The given straight line must exceed AB and it must not exceed a certain straight line which we will now determine. Suppose the circumference of the given segment bisected at E: join AE, and produce it to meet the circumference of the described segment at F. Then AE is equal to EB (III. 28), and EB is equal to EF for the same reason that CB is equal to CD. Thus EA, EB, EF are all equal; and therefore E is the centre of the circle of which ADB is a segment (III. 9). Hence AF is the longest straight line which can be drawn from A to the circumference of the described segment; so that the given straight line must not exceed twice AE,

42.To describe an isosceles triangle having each of the angles at the base double of the third angle.
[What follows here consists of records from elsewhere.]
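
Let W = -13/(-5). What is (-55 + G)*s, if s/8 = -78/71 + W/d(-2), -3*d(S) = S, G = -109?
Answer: -1304784/355 ≈ -3675.4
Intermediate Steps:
d(S) = -S/3
W = 13/5 (W = -13*(-⅕) = 13/5 ≈ 2.6000)
s = 7956/355 (s = 8*(-78/71 + 13/(5*((-⅓*(-2))))) = 8*(-78*1/71 + 13/(5*(⅔))) = 8*(-78/71 + (13/5)*(3/2)) = 8*(-78/71 + 39/10) = 8*(1989/710) = 7956/355 ≈ 22.411)
(-55 + G)*s = (-55 - 109)*(7956/355) = -164*7956/355 = -1304784/355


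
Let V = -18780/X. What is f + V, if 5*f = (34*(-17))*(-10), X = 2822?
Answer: 1621726/1411 ≈ 1149.3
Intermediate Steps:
V = -9390/1411 (V = -18780/2822 = -18780*1/2822 = -9390/1411 ≈ -6.6549)
f = 1156 (f = ((34*(-17))*(-10))/5 = (-578*(-10))/5 = (1/5)*5780 = 1156)
f + V = 1156 - 9390/1411 = 1621726/1411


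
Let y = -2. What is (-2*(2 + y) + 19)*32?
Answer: 608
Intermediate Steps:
(-2*(2 + y) + 19)*32 = (-2*(2 - 2) + 19)*32 = (-2*0 + 19)*32 = (0 + 19)*32 = 19*32 = 608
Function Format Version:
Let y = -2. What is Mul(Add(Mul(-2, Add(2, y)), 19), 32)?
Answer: 608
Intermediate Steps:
Mul(Add(Mul(-2, Add(2, y)), 19), 32) = Mul(Add(Mul(-2, Add(2, -2)), 19), 32) = Mul(Add(Mul(-2, 0), 19), 32) = Mul(Add(0, 19), 32) = Mul(19, 32) = 608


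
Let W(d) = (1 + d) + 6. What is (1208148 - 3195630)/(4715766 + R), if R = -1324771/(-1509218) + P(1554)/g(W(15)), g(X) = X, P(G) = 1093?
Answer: -785594754758/1864027323833 ≈ -0.42145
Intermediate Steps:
W(d) = 7 + d
R = 419680059/8300699 (R = -1324771/(-1509218) + 1093/(7 + 15) = -1324771*(-1/1509218) + 1093/22 = 1324771/1509218 + 1093*(1/22) = 1324771/1509218 + 1093/22 = 419680059/8300699 ≈ 50.560)
(1208148 - 3195630)/(4715766 + R) = (1208148 - 3195630)/(4715766 + 419680059/8300699) = -1987482/39144573800493/8300699 = -1987482*8300699/39144573800493 = -785594754758/1864027323833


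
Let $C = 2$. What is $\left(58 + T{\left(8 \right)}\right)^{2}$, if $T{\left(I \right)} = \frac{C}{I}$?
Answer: $\frac{54289}{16} \approx 3393.1$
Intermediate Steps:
$T{\left(I \right)} = \frac{2}{I}$
$\left(58 + T{\left(8 \right)}\right)^{2} = \left(58 + \frac{2}{8}\right)^{2} = \left(58 + 2 \cdot \frac{1}{8}\right)^{2} = \left(58 + \frac{1}{4}\right)^{2} = \left(\frac{233}{4}\right)^{2} = \frac{54289}{16}$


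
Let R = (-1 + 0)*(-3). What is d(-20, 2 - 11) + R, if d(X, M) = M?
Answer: -6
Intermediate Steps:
R = 3 (R = -1*(-3) = 3)
d(-20, 2 - 11) + R = (2 - 11) + 3 = -9 + 3 = -6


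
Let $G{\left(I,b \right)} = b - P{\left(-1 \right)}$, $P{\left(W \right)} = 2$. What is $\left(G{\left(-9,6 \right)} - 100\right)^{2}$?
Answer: $9216$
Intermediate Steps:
$G{\left(I,b \right)} = -2 + b$ ($G{\left(I,b \right)} = b - 2 = -2 + b$)
$\left(G{\left(-9,6 \right)} - 100\right)^{2} = \left(\left(-2 + 6\right) - 100\right)^{2} = \left(4 - 100\right)^{2} = \left(-96\right)^{2} = 9216$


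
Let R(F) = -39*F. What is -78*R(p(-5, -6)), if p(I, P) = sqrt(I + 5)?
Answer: 0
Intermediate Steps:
p(I, P) = sqrt(5 + I)
-78*R(p(-5, -6)) = -(-3042)*sqrt(5 - 5) = -(-3042)*sqrt(0) = -(-3042)*0 = -78*0 = 0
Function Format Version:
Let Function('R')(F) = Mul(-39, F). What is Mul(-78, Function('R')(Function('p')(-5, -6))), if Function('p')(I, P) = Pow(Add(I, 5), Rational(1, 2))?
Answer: 0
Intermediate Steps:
Function('p')(I, P) = Pow(Add(5, I), Rational(1, 2))
Mul(-78, Function('R')(Function('p')(-5, -6))) = Mul(-78, Mul(-39, Pow(Add(5, -5), Rational(1, 2)))) = Mul(-78, Mul(-39, Pow(0, Rational(1, 2)))) = Mul(-78, Mul(-39, 0)) = Mul(-78, 0) = 0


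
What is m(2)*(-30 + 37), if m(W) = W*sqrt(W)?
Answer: 14*sqrt(2) ≈ 19.799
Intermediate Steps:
m(W) = W**(3/2)
m(2)*(-30 + 37) = 2**(3/2)*(-30 + 37) = (2*sqrt(2))*7 = 14*sqrt(2)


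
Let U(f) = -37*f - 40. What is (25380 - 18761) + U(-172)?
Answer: 12943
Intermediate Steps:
U(f) = -40 - 37*f
(25380 - 18761) + U(-172) = (25380 - 18761) + (-40 - 37*(-172)) = 6619 + (-40 + 6364) = 6619 + 6324 = 12943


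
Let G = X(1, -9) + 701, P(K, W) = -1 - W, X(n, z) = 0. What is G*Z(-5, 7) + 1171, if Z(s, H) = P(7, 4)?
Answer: -2334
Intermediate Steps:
Z(s, H) = -5 (Z(s, H) = -1 - 1*4 = -1 - 4 = -5)
G = 701 (G = 0 + 701 = 701)
G*Z(-5, 7) + 1171 = 701*(-5) + 1171 = -3505 + 1171 = -2334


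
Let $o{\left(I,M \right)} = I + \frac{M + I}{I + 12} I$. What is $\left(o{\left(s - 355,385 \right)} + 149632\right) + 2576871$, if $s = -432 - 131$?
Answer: $\frac{411481786}{151} \approx 2.725 \cdot 10^{6}$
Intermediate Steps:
$s = -563$
$o{\left(I,M \right)} = I + \frac{I \left(I + M\right)}{12 + I}$ ($o{\left(I,M \right)} = I + \frac{I + M}{12 + I} I = I + \frac{I \left(I + M\right)}{12 + I}$)
$\left(o{\left(s - 355,385 \right)} + 149632\right) + 2576871 = \left(\frac{\left(-563 - 355\right) \left(12 + 385 + 2 \left(-563 - 355\right)\right)}{12 - 918} + 149632\right) + 2576871 = \left(- \frac{918 \left(12 + 385 + 2 \left(-918\right)\right)}{12 - 918} + 149632\right) + 2576871 = \left(- \frac{918 \left(12 + 385 - 1836\right)}{-906} + 149632\right) + 2576871 = \left(\left(-918\right) \left(- \frac{1}{906}\right) \left(-1439\right) + 149632\right) + 2576871 = \left(- \frac{220167}{151} + 149632\right) + 2576871 = \frac{22374265}{151} + 2576871 = \frac{411481786}{151}$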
This problem is solved in IV. 10; we may suppose the solution to have been discovered by such an analysis as the following.

Suppose the triangle ABD such a triangle as is required, so that each of the angles at B and D is double of the angle at A.

Bisect the angle at D by the straight line DC. Then the angle ADC is equal to the angle at A; therefore CA is equal to CD. The angle CBD is equal to the angle ADB, by hypothesis; the angle CDB is equal to the angle at A; therefore the third angle BCD is equal to the third angle ABD (I. 32). Therefore BD is equal to CD (I. 6); and therefore BD is equal to AC.

Since the angle BDC is equal to the angle at A, the straight line BD will touch at D the circle described round the triangle ACD {Note on III. 32). Therefore the rectangle AB, BC is equal to the square on BD (III. 36). Therefore the rectangle AB,BC is equal to the square on a AC

Therefore AB is divided at C in the manner required in II. 11.

Hence the synthetical solution of the problem is evident.